While current inflation data may be brushed off as yesterday’s news the figures have continued to come in pretty hot in the emerging markets. Moreover, the massive depreciation in these countries currencies lately has likely only made the inflation situation worse. For example, let’s take a look at the most important commodity to global economic growth, oil, in the currencies of these various markets.

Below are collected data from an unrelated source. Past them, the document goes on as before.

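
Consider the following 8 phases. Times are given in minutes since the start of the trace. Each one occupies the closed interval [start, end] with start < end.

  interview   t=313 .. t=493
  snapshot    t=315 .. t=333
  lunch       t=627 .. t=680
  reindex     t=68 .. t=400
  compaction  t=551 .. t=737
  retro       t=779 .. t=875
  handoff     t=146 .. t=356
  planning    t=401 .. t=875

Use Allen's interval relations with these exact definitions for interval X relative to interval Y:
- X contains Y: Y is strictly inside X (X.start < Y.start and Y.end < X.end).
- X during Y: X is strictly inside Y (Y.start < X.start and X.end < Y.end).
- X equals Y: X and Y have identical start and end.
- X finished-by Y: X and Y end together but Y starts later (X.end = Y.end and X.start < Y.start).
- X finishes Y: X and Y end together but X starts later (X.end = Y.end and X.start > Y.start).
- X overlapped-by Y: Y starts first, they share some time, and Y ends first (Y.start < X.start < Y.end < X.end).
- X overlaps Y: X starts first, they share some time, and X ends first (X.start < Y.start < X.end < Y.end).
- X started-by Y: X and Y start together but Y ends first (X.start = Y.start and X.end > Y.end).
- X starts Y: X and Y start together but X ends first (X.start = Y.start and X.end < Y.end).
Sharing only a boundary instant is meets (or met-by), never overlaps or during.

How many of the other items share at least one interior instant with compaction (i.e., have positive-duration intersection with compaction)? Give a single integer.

2

Target compaction = [t=551, t=737].
handoff [t=146, t=356] → before → no.
interview [t=313, t=493] → before → no.
lunch [t=627, t=680] → during → counts.
planning [t=401, t=875] → contains → counts.
reindex [t=68, t=400] → before → no.
retro [t=779, t=875] → after → no.
snapshot [t=315, t=333] → before → no.
Total: 2.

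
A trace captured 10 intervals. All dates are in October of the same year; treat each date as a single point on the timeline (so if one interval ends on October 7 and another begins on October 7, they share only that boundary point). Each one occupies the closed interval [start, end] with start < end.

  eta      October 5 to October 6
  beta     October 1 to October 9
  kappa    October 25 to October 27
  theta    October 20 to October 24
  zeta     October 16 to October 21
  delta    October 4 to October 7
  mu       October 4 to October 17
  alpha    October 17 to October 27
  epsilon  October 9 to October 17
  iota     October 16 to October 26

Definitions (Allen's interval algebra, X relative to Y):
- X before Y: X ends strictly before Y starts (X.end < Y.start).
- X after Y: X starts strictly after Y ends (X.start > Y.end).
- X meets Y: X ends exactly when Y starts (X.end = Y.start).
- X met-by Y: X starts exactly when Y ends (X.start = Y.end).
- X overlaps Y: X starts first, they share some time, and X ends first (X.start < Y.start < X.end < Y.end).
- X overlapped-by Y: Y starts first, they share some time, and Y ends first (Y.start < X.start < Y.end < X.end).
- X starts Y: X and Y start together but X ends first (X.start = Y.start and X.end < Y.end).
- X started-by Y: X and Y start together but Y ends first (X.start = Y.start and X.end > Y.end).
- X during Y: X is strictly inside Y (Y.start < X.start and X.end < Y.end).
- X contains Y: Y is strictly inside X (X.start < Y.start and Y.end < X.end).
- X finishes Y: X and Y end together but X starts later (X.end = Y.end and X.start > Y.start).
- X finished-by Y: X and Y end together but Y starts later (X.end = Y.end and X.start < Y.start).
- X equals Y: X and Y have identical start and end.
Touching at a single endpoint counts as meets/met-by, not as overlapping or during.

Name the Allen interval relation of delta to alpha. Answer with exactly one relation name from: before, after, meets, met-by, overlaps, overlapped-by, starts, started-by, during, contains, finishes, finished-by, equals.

before

delta = [October 4, October 7]; alpha = [October 17, October 27].
Compare endpoints: delta.start < alpha.start, delta.start < alpha.end, delta.end < alpha.start, delta.end < alpha.end.
That pattern is 'before'.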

Brent Crude in Mexican Pesos
Brent Crude in Indian Rupee
Brent Crude in Brazilian Real
Brent Crude in Swiss Francs
Those Charts are BAAAD
The point of the charts above is to show you that things aren’t as they seem. While crude oil in dollars has indeed come down, what is actually going on is a massive devaluation of emerging market currencies. This is why as you can see, oil is basically at the highs in the peso, rupee and real. While not at highs in francs it did jump a striking 35% in a month after the devaluation was announced. So the KEY point I am trying to make is that this is not 2008. Yes, we are looking at a pretty significant cyclical slowdown globally; what I would call a recession within a depression. However, what is happening is it is simply the emerging market currencies’ turn to devalue in the global fiat currency death spiral game. The fact that oil is at highs for these countries at this point in the cycle is absolutely devastating. Anyone “playing” overseas revenue names better revisit their thesis and fast. Luxury names are supposed to hold up on emerging markets growth? Please. Luxury names are commodities in 1H08. It is the same thing. I called that right and I am saying it here. I hear ALL the same arguments in that sector. It is not immune. It is not decoupling. It will crash.
Gold is Falling? Really??
Ok, so let’s take a step back from propaganda and look at what is really happening. Gold is down a little over $150/oz from the highs in U.S. dollars. That said, let’s look at gold in the currencies above that have recently experience devaluation.
Gold in Mexican Pesos
Gold in Brazilian Real
Gold in Indian Rupee
Gold in Swiss Franc
See, once again things aren’t as simple as they may seem. Gold is not falling, emerging market currencies have just been devalued. This is what might be expected within the current macro environment of general fiat currency death as the globe enters a recession within a depression. Things are going to be very, very choppy and I would be extremely cautious in all markets but physical precious metals should absolutely be accumulated on weakness. The system has already blown up and while that makes thing extra volatile and confusing, as JP Morgan said in 1912 “gold is money, everything else is credit.” It shall be seen to be true again.